Even passive exposure, being around smokers, can increase risk of hearing loss.
The study, funded in part by the National Institute for Health Research, found that current smokers are over 15 percent more likely to suffer from partial hearing loss than non-smokers.
However, there is something smokers can do: quit. People who had quit smoking and adopted more healthy lifestyles did see a reduced risk of hearing loss according to the study.

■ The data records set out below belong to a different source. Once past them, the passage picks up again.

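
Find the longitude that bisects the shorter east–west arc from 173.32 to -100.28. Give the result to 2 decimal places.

Signed shortest Δλ from +173.32° to -100.28° is +86.40°.
Midpoint longitude = +173.32° + (+86.40°)/2 = +173.32° + 43.20° = +216.52°.
Normalise into (−180°, 180°]: -143.48°.
(The naïve average (+173.32 + -100.28)/2 = 36.52° is on the wrong side of the globe.)

-143.48°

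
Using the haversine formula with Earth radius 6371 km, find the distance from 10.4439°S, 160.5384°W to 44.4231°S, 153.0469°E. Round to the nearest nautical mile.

Δλ = 153.0469 − -160.5384 = 313.5853°; wrapped into (−180°, 180°]: -46.4147°.
Δφ = -44.4231 − -10.4439 = -33.9792°.
a = sin²(Δφ/2) + cos φ₁ · cos φ₂ · sin²(Δλ/2) = 0.194444.
c = 2·atan2(√a, √(1−a)) = 0.91333 rad → d = 6371·c ≈ 5818.84 km ≈ 3141.92 nmi.

3142 nmi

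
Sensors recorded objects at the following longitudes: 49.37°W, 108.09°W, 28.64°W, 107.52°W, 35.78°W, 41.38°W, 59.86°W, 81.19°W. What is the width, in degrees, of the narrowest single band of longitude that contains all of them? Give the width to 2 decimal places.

79.45°

Sort the longitudes: -108.09°, -107.52°, -81.19°, -59.86°, -49.37°, -41.38°, -35.78°, -28.64°.
Eastward gaps between consecutive values (wrapping around): 0.57°, 26.33°, 21.33°, 10.49°, 7.99°, 5.60°, 7.14°, 280.55°.
Largest gap = 280.55° ⇒ minimal covering band is its complement: 360° − 280.55° = 79.45°.
Band runs from -108.09° eastward to -28.64°.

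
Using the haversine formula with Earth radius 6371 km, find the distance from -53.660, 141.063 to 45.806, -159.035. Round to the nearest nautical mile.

Δλ = -159.035 − 141.063 = -300.098°; wrapped into (−180°, 180°]: 59.902°.
Δφ = 45.806 − -53.660 = 99.466°.
a = sin²(Δφ/2) + cos φ₁ · cos φ₂ · sin²(Δλ/2) = 0.685195.
c = 2·atan2(√a, √(1−a)) = 1.95023 rad → d = 6371·c ≈ 12424.88 km ≈ 6708.90 nmi.

6709 nmi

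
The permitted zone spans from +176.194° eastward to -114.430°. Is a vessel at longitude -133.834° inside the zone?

Yes

Band width going east from +176.194° to -114.430°: ((-114.430 − 176.194) mod 360) = 69.376°.
Offset of -133.834° east of the west edge: ((-133.834 − 176.194) mod 360) = 49.972°.
49.972° ≤ 69.376° ⇒ inside.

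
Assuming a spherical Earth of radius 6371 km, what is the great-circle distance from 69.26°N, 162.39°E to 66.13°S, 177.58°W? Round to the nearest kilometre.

15134 km

Δλ = -177.58 − 162.39 = -339.97°; wrapped into (−180°, 180°]: 20.03°.
Δφ = -66.13 − 69.26 = -135.39°.
a = sin²(Δφ/2) + cos φ₁ · cos φ₂ · sin²(Δλ/2) = 0.860286.
c = 2·atan2(√a, √(1−a)) = 2.37542 rad → d = 6371·c ≈ 15133.82 km.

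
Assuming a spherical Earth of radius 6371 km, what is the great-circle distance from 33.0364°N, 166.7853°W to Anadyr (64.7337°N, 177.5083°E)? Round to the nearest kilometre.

Δλ = 177.5083 − -166.7853 = 344.2936°; wrapped into (−180°, 180°]: -15.7064°.
Δφ = 64.7337 − 33.0364 = 31.6973°.
a = sin²(Δφ/2) + cos φ₁ · cos φ₂ · sin²(Δλ/2) = 0.081262.
c = 2·atan2(√a, √(1−a)) = 0.57815 rad → d = 6371·c ≈ 3683.39 km.

3683 km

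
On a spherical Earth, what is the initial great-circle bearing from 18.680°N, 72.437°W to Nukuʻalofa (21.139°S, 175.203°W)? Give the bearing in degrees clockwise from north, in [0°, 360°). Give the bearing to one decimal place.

Δλ = -175.203 − -72.437 = -102.766°.
θ = atan2( sin Δλ · cos φ₂ , cos φ₁ · sin φ₂ − sin φ₁ · cos φ₂ · cos Δλ )
  = atan2(-0.90965, -0.27562) = -106.857° → normalised to [0°, 360°): 253.143°.

253.1°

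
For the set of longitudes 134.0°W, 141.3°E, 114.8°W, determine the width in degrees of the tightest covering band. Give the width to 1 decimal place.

Sort the longitudes: -134.0°, -114.8°, +141.3°.
Eastward gaps between consecutive values (wrapping around): 19.2°, 256.1°, 84.7°.
Largest gap = 256.1° ⇒ minimal covering band is its complement: 360° − 256.1° = 103.9°.
Band runs from +141.3° eastward to -114.8°, crossing the antimeridian.

103.9°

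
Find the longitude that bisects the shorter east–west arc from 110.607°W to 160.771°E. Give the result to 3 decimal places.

154.918°W

Signed shortest Δλ from -110.607° to +160.771° is -88.622°.
Midpoint longitude = -110.607° + (-88.622°)/2 = -110.607° − 44.311° = -154.918°.
(The naïve average (-110.607 + +160.771)/2 = 25.082° is on the wrong side of the globe.)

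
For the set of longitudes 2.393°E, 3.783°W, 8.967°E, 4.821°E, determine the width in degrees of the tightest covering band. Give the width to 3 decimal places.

12.750°

Sort the longitudes: -3.783°, +2.393°, +4.821°, +8.967°.
Eastward gaps between consecutive values (wrapping around): 6.176°, 2.428°, 4.146°, 347.250°.
Largest gap = 347.250° ⇒ minimal covering band is its complement: 360° − 347.250° = 12.750°.
Band runs from -3.783° eastward to +8.967°.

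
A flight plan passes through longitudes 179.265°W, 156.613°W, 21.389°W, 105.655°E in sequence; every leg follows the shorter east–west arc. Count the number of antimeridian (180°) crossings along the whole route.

Leg 1: -179.265° → -156.613°, shortest Δλ = 22.652° (east) — does not cross 180°.
Leg 2: -156.613° → -21.389°, shortest Δλ = 135.224° (east) — does not cross 180°.
Leg 3: -21.389° → +105.655°, shortest Δλ = 127.044° (east) — does not cross 180°.
Total crossings: 0.

0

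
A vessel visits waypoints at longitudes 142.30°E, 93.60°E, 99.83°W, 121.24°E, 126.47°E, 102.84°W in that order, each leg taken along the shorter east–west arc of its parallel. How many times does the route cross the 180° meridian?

Leg 1: +142.30° → +93.60°, shortest Δλ = -48.7° (west) — does not cross 180°.
Leg 2: +93.60° → -99.83°, shortest Δλ = 166.57° (east) — crosses 180°.
Leg 3: -99.83° → +121.24°, shortest Δλ = -138.93° (west) — crosses 180°.
Leg 4: +121.24° → +126.47°, shortest Δλ = 5.23° (east) — does not cross 180°.
Leg 5: +126.47° → -102.84°, shortest Δλ = 130.69° (east) — crosses 180°.
Total crossings: 3.

3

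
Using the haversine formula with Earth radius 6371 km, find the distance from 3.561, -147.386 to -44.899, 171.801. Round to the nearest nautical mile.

3637 nmi

Δλ = 171.801 − -147.386 = 319.187°; wrapped into (−180°, 180°]: -40.813°.
Δφ = -44.899 − 3.561 = -48.460°.
a = sin²(Δφ/2) + cos φ₁ · cos φ₂ · sin²(Δλ/2) = 0.254381.
c = 2·atan2(√a, √(1−a)) = 1.05729 rad → d = 6371·c ≈ 6735.97 km ≈ 3637.13 nmi.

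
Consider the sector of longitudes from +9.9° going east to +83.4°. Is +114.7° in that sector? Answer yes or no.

Band width going east from +9.9° to +83.4°: ((83.4 − 9.9) mod 360) = 73.5°.
Offset of +114.7° east of the west edge: ((114.7 − 9.9) mod 360) = 104.8°.
104.8° > 73.5° ⇒ outside.

No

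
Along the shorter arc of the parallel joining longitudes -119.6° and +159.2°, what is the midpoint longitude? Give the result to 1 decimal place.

Signed shortest Δλ from -119.6° to +159.2° is -81.2°.
Midpoint longitude = -119.6° + (-81.2°)/2 = -119.6° − 40.6° = -160.2°.
(The naïve average (-119.6 + +159.2)/2 = 19.8° is on the wrong side of the globe.)

-160.2°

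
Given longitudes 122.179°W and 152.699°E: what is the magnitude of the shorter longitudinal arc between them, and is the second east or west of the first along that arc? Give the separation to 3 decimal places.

Raw difference: 152.699 − -122.179 = 274.878°.
Normalise into (−180°, 180°]: 274.878° − 360° = -85.122°.
Negative ⇒ the second point lies to the west; separation 85.122°.

85.122° west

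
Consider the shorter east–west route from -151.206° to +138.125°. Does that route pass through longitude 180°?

Naïve |138.125 − -151.206| = 289.331° > 180°, so the shorter arc goes the other way round — across 180°.
Signed shortest Δλ = ((138.125 − -151.206 + 180) mod 360) − 180 = -70.669°.
Going west by 70.669° from -151.206° passes through 180° before reaching +138.125°.

Yes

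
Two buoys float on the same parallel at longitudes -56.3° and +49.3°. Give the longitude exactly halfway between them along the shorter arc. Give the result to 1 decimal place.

-3.5°

Signed shortest Δλ from -56.3° to +49.3° is +105.6°.
Midpoint longitude = -56.3° + (+105.6°)/2 = -56.3° + 52.8° = -3.5°.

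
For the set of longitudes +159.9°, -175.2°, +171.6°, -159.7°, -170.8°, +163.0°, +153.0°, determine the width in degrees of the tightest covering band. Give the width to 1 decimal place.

Sort the longitudes: -175.2°, -170.8°, -159.7°, +153.0°, +159.9°, +163.0°, +171.6°.
Eastward gaps between consecutive values (wrapping around): 4.4°, 11.1°, 312.7°, 6.9°, 3.1°, 8.6°, 13.2°.
Largest gap = 312.7° ⇒ minimal covering band is its complement: 360° − 312.7° = 47.3°.
Band runs from +153.0° eastward to -159.7°, crossing the antimeridian.

47.3°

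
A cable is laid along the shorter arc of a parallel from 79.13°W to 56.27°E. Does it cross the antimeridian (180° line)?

Signed shortest Δλ = ((56.27 − -79.13 + 180) mod 360) − 180 = 135.4°.
Going east by 135.4° from -79.13° reaches +56.27° without touching 180°.

No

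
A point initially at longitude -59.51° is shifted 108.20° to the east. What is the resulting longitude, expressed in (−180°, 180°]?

Start at -59.51°; shift +108.20° → +48.69°.
+48.69° already lies in (−180°, 180°].

+48.69°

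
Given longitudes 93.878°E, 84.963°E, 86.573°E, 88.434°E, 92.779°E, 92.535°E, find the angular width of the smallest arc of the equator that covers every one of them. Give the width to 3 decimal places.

8.915°

Sort the longitudes: +84.963°, +86.573°, +88.434°, +92.535°, +92.779°, +93.878°.
Eastward gaps between consecutive values (wrapping around): 1.610°, 1.861°, 4.101°, 0.244°, 1.099°, 351.085°.
Largest gap = 351.085° ⇒ minimal covering band is its complement: 360° − 351.085° = 8.915°.
Band runs from +84.963° eastward to +93.878°.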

Done in the United Kingdom, 164,770 people ages 40 to 69 years old wear given hearing tests from the years 2007 to 2010.
"Given around 20 percent of the U.K. population smoke, and up to 60 percent in some countries, smoking may represent a significant cause of hearing loss worldwide,” said Dr. Piers Dawes, of the Center for Human Communication and Deafness at The University of Manchester.
Hearing loss affects about 17 in 1,000 children according to the American Speech-Language-Hearing Association. Then, about 314 in 1,000 people over age 65 have some form of hearing loss.
"Hearing loss is often viewed as an inevitable consequence of aging, but as the research published today shows, this may not always be the case,” said Dr. Ralph Holme, Head of Biomedical Research at Action on Hearing Loss. “Giving up smoking and protecting your ears from loud noise are two practical steps people can take today to prevent hearing loss later in life."
"We found the more packets you smoke per week and the longer you smoke, the greater the risk you will damage your hearing,” Dawes said.
How smoking actually changes patients’ hearing abilities is still not known, but Dawes did put forth some conjecture on the topic.
"We are not sure if toxins in tobacco smoke affect hearing directly, or whether smoking-related cardiovascular disease causes microvascular changes that impact on hearing, or both,” said Dawes.
Hearing loss affects about 38 million people in the United States according to the Center for Hearing and Communication.